Industry steps up investment risk as recession fears ease
Insurers are showing a “noticeable increase” in investment risk tolerance and are looking at more portfolio diversification, a report says.
A survey of general, life and health companies shows they have moved from a wait-and-see approach last year to re-risking portfolios with more certainty now inflation and recession fears have cooled, according to Janus Henderson Investors head of Australia Matt Gaden.
“The drive to diversify portfolios is evident, with a strong focus on enhancing fixed-income allocations, particularly through increased investment in private debt,” he said.
“Our findings show that many insurers are making their balance sheets work harder by actively managing their fixed-income allocations, while also recognising the diversification potential in private and unlisted markets.”
Janus Henderson’s Australia-based investment teams manage $10.3 billion of insurance-related assets and the international group manages $100 billion in assets for insurance companies.
The 40 survey participants in the Australian Insurance Report, produced with Investment Trends, range from smaller domestic companies with single lines of business to global groups with a local footprint.
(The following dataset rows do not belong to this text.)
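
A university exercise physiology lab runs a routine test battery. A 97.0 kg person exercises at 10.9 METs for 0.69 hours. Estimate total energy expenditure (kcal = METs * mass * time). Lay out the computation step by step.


Energy = METs * mass(kg) * time(h)
= 10.9 * 97.0 * 0.69
= 729.54 kcal

729.54 kcal


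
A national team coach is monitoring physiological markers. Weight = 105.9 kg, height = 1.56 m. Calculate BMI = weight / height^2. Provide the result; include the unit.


height^2 = 1.56^2 = 2.4336
BMI = 105.9 / 2.4336 = 43.52 kg/m^2

43.52 kg/m^2


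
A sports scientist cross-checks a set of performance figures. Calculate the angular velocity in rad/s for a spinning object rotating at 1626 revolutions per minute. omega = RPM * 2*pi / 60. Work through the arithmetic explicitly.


omega = RPM * 2*pi / 60
= 1626 * 6.28318531 / 60
= 170.274 rad/s

170.274 rad/s


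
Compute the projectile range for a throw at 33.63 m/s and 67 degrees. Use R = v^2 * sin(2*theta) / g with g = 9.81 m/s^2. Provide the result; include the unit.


Two times the angle = 134 degrees
sin(134) = 0.71934
R = 1130.9769 * 0.71934 / 9.81 = 82.931 m

82.931 m


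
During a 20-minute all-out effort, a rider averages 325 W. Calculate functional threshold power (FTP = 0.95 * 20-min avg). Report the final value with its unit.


FTP = 0.95 * 325
= 308.75 W

308.75 W


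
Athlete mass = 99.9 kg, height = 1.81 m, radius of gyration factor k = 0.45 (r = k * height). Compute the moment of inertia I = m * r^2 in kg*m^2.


r = k * height = 0.45 * 1.81 = 0.8145 m
r^2 = 0.8145^2 = 0.66341
I = 99.9 * 0.66341 = 66.275 kg*m^2

66.275 kg*m^2


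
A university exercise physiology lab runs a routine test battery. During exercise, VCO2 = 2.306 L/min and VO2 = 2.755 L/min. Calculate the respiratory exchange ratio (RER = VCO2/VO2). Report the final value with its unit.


RER = VCO2 / VO2
= 2.306 / 2.755
= 0.837

0.837


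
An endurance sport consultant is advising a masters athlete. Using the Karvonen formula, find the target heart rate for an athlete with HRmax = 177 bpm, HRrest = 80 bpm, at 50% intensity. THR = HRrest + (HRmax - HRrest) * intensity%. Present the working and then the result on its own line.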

A symposium on report findings was held last Wednesday in Sydney.
Some 45% of surveyed insurers plan to increase their global private debt allocations, and 39% intend to lift their investments in Australian private debt over the next year, the report says.
Many insurers have taken on additional risk in their investment portfolios over the past year, with 43% of respondents now “in line with their risk budget”, compared with 13% a year ago.
The report also shows artificial intelligence is becoming part of investment processes.
More than 20% say a trial or pilot is under way, compared with none last year, and almost one-third of respondents with more than $10 billion in assets under management have pilot schemes.
“The role that artificial intelligence plays within the insurance businesses continues to grow,” the report says. “Over the past 12 months, we have seen insurers move from simply monitoring the development of AI and considering how it may be used in the future to implementing trials and pilot programs.”
More than 80% of respondents say environmental, social and governance considerations are implemented in portfolios, up from 73% last year, with corporate policy the primary driver.
In the life sector, 71% of respondents have a net zero target, while 21% are looking to implement one. In general insurance 60% have a net zero target and 40% are looking into it.